A) La procédure de renvoi
Le code de procédure pénale ne prévoit que trois dispositions pour traiter du renvoi232(*). Plus précisément, quel que soit le type de renvoi visé, l'article 534 dudit texte renvoie aux lois et règlements régissant la Cour suprême233(*). Mais il faut déjà préciser que le texte234(*) régissant la haute juridiction ne réglemente que la procédure de renvoi pour cause de suspicion légitime, bien que, au Bénin, le droit positif répressif235(*) distingue trois sortes de renvois236(*).
Le droit de demander le renvoi pour cause de suspicion légitime, appartient au procureur général près la Cour suprême, au ministère public près la juridiction saisie, à l'inculpé ainsi qu'à la partie civile237(*). Ces derniers présentent en effet une requête à cette fin, et la signifie aux autres parties, qui eux doivent dans les dix jours déposer leur mémoire au greffe de la Cour suprême238(*). La chambre judiciaire de la Cour suprême est la juridiction compétente pour admettre ou rejeter le renvoi. Ainsi, lorsqu'elle admet l'existence d'une suspicion légitime, elle ordonne la suspension des poursuites devant les juges du fond, et renvoie l'affaire devant la juridiction qu'elle désigne. Elle peut renvoyer, toutefois devant la même formation, mais autrement composée.

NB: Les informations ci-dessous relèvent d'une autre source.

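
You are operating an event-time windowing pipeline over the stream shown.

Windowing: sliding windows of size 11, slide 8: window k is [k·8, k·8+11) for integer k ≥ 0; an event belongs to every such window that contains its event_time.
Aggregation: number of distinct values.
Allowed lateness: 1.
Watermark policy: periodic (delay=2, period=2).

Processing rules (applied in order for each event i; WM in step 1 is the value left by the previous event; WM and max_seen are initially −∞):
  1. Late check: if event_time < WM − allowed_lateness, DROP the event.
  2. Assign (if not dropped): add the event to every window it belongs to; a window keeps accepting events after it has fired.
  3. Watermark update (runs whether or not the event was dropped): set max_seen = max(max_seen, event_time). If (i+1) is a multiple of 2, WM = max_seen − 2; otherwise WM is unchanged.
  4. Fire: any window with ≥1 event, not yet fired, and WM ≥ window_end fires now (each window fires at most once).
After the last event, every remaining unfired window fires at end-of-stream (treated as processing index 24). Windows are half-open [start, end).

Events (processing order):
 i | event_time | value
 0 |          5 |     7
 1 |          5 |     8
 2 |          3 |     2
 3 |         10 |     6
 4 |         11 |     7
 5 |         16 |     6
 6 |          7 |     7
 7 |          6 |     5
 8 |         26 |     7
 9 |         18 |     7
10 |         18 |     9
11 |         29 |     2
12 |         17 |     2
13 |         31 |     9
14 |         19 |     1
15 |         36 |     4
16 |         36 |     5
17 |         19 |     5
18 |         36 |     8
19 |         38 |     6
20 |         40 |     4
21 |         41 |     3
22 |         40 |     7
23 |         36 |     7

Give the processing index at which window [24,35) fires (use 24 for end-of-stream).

19

i=0 t=5 v=7: → [0,11); WM=−∞
i=1 t=5 v=8: → [0,11); WM=3
i=2 t=3 v=2: → [0,11); WM=3
i=3 t=10 v=6: → [8,19),[0,11); WM=8
i=4 t=11 v=7: → [8,19); WM=8
i=5 t=16 v=6: → [16,27),[8,19); WM=14; [0,11) fires=4
i=6 t=7 v=7: DROP (t<14-1); WM=14
i=7 t=6 v=5: DROP (t<14-1); WM=14
i=8 t=26 v=7: → [24,35),[16,27); WM=14
i=9 t=18 v=7: → [16,27),[8,19); WM=24; [8,19) fires=2
i=10 t=18 v=9: DROP (t<24-1); WM=24
i=11 t=29 v=2: → [24,35); WM=27; [16,27) fires=2
i=12 t=17 v=2: DROP (t<27-1); WM=27
i=13 t=31 v=9: → [24,35); WM=29
i=14 t=19 v=1: DROP (t<29-1); WM=29
i=15 t=36 v=4: → [32,43); WM=34
i=16 t=36 v=5: → [32,43); WM=34
i=17 t=19 v=5: DROP (t<34-1); WM=34
i=18 t=36 v=8: → [32,43); WM=34
i=19 t=38 v=6: → [32,43); WM=36; [24,35) fires=3
i=20 t=40 v=4: → [40,51),[32,43); WM=36
i=21 t=41 v=3: → [40,51),[32,43); WM=39
i=22 t=40 v=7: → [40,51),[32,43); WM=39
i=23 t=36 v=7: DROP (t<39-1); WM=39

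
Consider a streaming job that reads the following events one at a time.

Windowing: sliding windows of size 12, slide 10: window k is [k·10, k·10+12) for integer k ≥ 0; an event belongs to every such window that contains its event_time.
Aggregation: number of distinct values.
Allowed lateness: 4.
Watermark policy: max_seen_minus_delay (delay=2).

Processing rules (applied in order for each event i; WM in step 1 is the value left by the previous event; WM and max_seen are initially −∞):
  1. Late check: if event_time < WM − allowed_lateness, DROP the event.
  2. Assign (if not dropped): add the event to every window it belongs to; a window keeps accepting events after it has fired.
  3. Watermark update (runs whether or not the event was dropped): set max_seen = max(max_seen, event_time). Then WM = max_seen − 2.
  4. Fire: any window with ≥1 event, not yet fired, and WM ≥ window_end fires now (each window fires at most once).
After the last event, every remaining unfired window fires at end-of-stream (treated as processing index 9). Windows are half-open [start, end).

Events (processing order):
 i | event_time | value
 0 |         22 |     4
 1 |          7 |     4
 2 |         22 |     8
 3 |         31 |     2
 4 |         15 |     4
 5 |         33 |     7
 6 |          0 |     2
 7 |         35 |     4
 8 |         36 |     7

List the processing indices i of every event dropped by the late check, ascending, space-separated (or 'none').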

Il est toutefois important de noter que la demande de renvoi pour cause de suspicion légitime ne peut être orientée devant l'une quelconque des formations de la Cour suprême239(*).
Mais qu'en est-il de la portée d'un tel outil procédural ?
B) La portée du renvoi
Le renvoi a pour conséquence d'entraîner un dépaysement de l'affaire. Il dessaisit une juridiction territorialement compétente, pour confier la cause à une juridiction territorialement incompétente, mais qui le devient par prorogation de compétence. Le dessaisissement touche l'ensemble des membres composant la juridiction, ce qui montre qu'il ne s'attache pas à la personne du magistrat, mais au lieu d'exercice de leurs tâches240(*). Le renvoi de par son effet ou sa portée se distingue de la récusation. Mais il n'en demeure pas moins que le renvoi a pour effet le dessaisissement de chacun des juges composant la juridiction. Cependant, ce dessaisissement ne se fonde point sur la personne ou l'activité du juge comme dans le cadre de la récusation. Le fondement du dessaisissement de chacun des juges est plutôt inhérent à leur appartenance à la juridiction, car c'est bien leur qualité de membre de la juridiction qui fonde la mise à l'écart241(*). Le choix d'une juridiction de renvoi géographiquement éloignée de celle dessaisie traduit l'exclusion de la procédure d'un « périmètre institutionnel » soumis à la même hiérarchie judiciaire242(*). La demande vise à obtenir que l'affaire soit enlevée à la juridiction soupçonnée et transmise pour y être jugée à une autre juridiction, de même ordre et de même degré243(*) .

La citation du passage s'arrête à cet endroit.